On reflection, it's clear that among all of the upheavals of budgets, and the
killing changing of the relationship between Local Authorities and schools, that what the LA wants to focus on is a traditional "School Improvement" role, in which those at adviser level are a hybrid of link adviser (who advises the schools on a broad area of school improvement issues) and subject/area adviser, with consultants who could deputise and effectively shadow the adviser. This rules out there being much of a space for those who perform roles that fall outside of those core services LAs are being made to pare down to. With that in mind, I guess it was a stone-cold certainty that I wouldn't have ended up as an adviser. Even as I write that, I'm aware that it's an attempted "get oneself off the hook" manoeuvre to make up for my poor performance, but it's all I've got...

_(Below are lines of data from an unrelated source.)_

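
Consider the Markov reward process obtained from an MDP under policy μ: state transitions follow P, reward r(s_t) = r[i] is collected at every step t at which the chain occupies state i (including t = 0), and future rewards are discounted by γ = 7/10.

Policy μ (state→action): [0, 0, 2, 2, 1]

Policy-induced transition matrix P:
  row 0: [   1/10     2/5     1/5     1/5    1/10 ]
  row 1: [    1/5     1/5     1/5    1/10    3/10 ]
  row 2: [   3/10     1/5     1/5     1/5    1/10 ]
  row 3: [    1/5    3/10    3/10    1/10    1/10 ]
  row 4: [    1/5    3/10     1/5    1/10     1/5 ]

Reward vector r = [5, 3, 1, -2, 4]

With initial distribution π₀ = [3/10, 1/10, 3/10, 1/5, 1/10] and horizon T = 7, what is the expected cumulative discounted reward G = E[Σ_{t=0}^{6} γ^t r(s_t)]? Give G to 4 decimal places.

G = 7.0127

t=0: π = [0.3000, 0.1000, 0.3000, 0.2000, 0.1000], E[r] = 2.1000, γ^t·E[r] = 2.100000, running G = 2.100000
t=1: π = [0.2000, 0.2900, 0.2200, 0.1600, 0.1300], E[r] = 2.2900, γ^t·E[r] = 1.603000, running G = 3.703000
t=2: π = [0.2020, 0.2690, 0.2160, 0.1420, 0.1710], E[r] = 2.4330, γ^t·E[r] = 1.192170, running G = 4.895170
t=3: π = [0.2014, 0.2717, 0.2142, 0.1418, 0.1709], E[r] = 2.4363, γ^t·E[r] = 0.835651, running G = 5.730821
t=4: π = [0.2013, 0.2716, 0.2142, 0.1416, 0.1714], E[r] = 2.4378, γ^t·E[r] = 0.585323, running G = 6.316144
t=5: π = [0.2013, 0.2716, 0.2142, 0.1415, 0.1715], E[r] = 2.4380, γ^t·E[r] = 0.409753, running G = 6.725897
t=6: π = [0.2013, 0.2716, 0.2142, 0.1415, 0.1715], E[r] = 2.4380, γ^t·E[r] = 0.286828, running G = 7.012725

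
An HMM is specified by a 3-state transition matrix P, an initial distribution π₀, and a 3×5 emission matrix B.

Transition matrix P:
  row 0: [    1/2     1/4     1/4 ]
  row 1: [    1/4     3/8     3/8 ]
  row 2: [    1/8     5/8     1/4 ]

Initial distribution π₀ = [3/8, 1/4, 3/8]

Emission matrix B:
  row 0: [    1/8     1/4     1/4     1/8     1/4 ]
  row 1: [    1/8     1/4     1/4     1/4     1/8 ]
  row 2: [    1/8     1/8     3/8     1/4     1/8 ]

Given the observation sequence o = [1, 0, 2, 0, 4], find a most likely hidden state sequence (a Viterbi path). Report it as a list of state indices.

path = [0, 0, 0, 0, 0]

t=0: δ = [9.375e-02, 6.250e-02, 4.688e-02]  (obs o_0=1)
t=1: δ = [5.859e-03, 3.662e-03, 2.930e-03]  ψ = [0, 2, 0]  (obs o_1=0)
t=2: δ = [7.324e-04, 4.578e-04, 5.493e-04]  ψ = [0, 2, 0]  (obs o_2=2)
t=3: δ = [4.578e-05, 4.292e-05, 2.289e-05]  ψ = [0, 2, 0]  (obs o_3=0)
t=4: δ = [5.722e-06, 2.012e-06, 2.012e-06]  ψ = [0, 1, 1]  (obs o_4=4)
backtrack: best end state = 0; path = [0, 0, 0, 0, 0]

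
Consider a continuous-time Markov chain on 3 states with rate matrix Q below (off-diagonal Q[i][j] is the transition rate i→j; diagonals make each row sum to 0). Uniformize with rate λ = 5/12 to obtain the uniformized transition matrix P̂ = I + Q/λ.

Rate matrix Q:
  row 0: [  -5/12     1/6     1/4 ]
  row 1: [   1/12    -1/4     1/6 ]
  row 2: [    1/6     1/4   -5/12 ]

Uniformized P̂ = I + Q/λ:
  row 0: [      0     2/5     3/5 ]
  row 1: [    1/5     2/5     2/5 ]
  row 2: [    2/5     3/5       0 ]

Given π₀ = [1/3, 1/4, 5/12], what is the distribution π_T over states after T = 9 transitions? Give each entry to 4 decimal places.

t=0: π = [0.3333, 0.2500, 0.4167]
t=1: π = [0.2167, 0.4833, 0.3000]
t=2: π = [0.2167, 0.4600, 0.3233]
t=3: π = [0.2213, 0.4647, 0.3140]
t=4: π = [0.2185, 0.4628, 0.3187]
t=5: π = [0.2200, 0.4637, 0.3162]
t=6: π = [0.2192, 0.4632, 0.3175]
t=7: π = [0.2197, 0.4635, 0.3168]
t=8: π = [0.2194, 0.4634, 0.3172]
t=9: π = [0.2196, 0.4634, 0.3170]

π = [0.2196, 0.4634, 0.3170]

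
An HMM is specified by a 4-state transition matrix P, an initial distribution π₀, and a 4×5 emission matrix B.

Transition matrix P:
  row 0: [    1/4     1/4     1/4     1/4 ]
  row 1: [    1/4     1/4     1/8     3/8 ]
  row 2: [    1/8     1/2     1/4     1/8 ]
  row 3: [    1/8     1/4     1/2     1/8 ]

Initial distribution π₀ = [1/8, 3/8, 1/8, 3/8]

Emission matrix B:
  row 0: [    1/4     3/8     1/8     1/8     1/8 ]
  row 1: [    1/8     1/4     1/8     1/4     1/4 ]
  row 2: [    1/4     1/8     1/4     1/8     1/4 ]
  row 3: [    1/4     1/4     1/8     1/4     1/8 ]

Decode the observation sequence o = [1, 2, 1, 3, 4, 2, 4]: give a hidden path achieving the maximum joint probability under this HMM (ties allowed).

path = [3, 2, 1, 3, 2, 2, 1]

t=0: δ = [4.688e-02, 9.375e-02, 1.562e-02, 9.375e-02]  (obs o_0=1)
t=1: δ = [2.930e-03, 2.930e-03, 1.172e-02, 4.395e-03]  ψ = [1, 1, 3, 1]  (obs o_1=2)
t=2: δ = [5.493e-04, 1.465e-03, 3.662e-04, 3.662e-04]  ψ = [2, 2, 2, 2]  (obs o_2=1)
t=3: δ = [4.578e-05, 9.155e-05, 2.289e-05, 1.373e-04]  ψ = [1, 1, 1, 1]  (obs o_3=3)
t=4: δ = [2.861e-06, 8.583e-06, 1.717e-05, 4.292e-06]  ψ = [1, 3, 3, 1]  (obs o_4=4)
t=5: δ = [2.682e-07, 1.073e-06, 1.073e-06, 4.023e-07]  ψ = [1, 2, 2, 1]  (obs o_5=2)
t=6: δ = [3.353e-08, 1.341e-07, 6.706e-08, 5.029e-08]  ψ = [1, 2, 2, 1]  (obs o_6=4)
backtrack: best end state = 1; path = [3, 2, 1, 3, 2, 2, 1]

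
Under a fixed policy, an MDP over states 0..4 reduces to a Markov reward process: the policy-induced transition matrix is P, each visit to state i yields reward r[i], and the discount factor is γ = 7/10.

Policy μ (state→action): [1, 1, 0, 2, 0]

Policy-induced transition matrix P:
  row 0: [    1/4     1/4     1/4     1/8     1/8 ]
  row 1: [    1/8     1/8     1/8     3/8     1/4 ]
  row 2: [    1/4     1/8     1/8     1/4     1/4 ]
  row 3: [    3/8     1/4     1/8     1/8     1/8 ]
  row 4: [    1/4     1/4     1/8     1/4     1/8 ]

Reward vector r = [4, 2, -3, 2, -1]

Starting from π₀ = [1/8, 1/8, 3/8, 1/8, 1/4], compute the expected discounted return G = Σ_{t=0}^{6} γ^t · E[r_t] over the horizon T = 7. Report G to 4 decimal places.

t=0: π = [0.1250, 0.1250, 0.3750, 0.1250, 0.2500], E[r] = -0.3750, γ^t·E[r] = -0.375000, running G = -0.375000
t=1: π = [0.2500, 0.1875, 0.1406, 0.2344, 0.1875], E[r] = 1.2344, γ^t·E[r] = 0.864063, running G = 0.489063
t=2: π = [0.2559, 0.2090, 0.1563, 0.2129, 0.1660], E[r] = 1.2324, γ^t·E[r] = 0.603887, running G = 1.092949
t=3: π = [0.2505, 0.2043, 0.1570, 0.2175, 0.1707], E[r] = 1.2041, γ^t·E[r] = 0.413007, running G = 1.505956
t=4: π = [0.2516, 0.2048, 0.1563, 0.2170, 0.1702], E[r] = 1.2112, γ^t·E[r] = 0.290819, running G = 1.796775
t=5: π = [0.2515, 0.2049, 0.1565, 0.2170, 0.1701], E[r] = 1.2103, γ^t·E[r] = 0.203422, running G = 2.000198
t=6: π = [0.2515, 0.2048, 0.1564, 0.2170, 0.1702], E[r] = 1.2103, γ^t·E[r] = 0.142396, running G = 2.142593

G = 2.1426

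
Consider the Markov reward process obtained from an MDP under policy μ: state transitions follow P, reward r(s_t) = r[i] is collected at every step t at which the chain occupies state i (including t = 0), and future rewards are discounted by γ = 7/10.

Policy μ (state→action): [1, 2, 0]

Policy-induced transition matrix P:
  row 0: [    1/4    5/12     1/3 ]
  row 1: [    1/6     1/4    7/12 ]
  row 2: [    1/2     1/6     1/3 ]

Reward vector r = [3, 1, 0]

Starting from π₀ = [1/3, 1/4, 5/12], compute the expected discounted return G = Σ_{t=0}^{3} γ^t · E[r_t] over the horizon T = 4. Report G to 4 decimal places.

t=0: π = [0.3333, 0.2500, 0.4167], E[r] = 1.2500, γ^t·E[r] = 1.250000, running G = 1.250000
t=1: π = [0.3333, 0.2708, 0.3958], E[r] = 1.2708, γ^t·E[r] = 0.889583, running G = 2.139583
t=2: π = [0.3264, 0.2726, 0.4010], E[r] = 1.2517, γ^t·E[r] = 0.613351, running G = 2.752934
t=3: π = [0.3275, 0.2710, 0.4015], E[r] = 1.2536, γ^t·E[r] = 0.429991, running G = 3.182925

G = 3.1829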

The restructuring of the School Improvement Service in Bucks means I'll no longer be part of an ICT team, instead I'll be part of one of three teams focusing on supporting schools in different areas of the County and different elements of the education system (Pupils, Schools and County-wide issues). I'm not sure about how this will work out, but we'll see. In the meantime, I've lots to do with both Moodle (looking at when we upgrade to version 2.n) and our Adobe Connect service (the use of which is really taking off, particularly among primary schools in the County). I hope I'll be able to explore those areas in which we've innovated, and done something that in many ways has been a lead at a national level (and reasonably well-known beyond UK shores) and continue to do interesting things and have equally interesting ideas for as long as I'm wanted, as I hope I've a lot to offer anyone who'll have me. Whether that's possible will depend on all sorts of things, many beyond the control of those in my LA.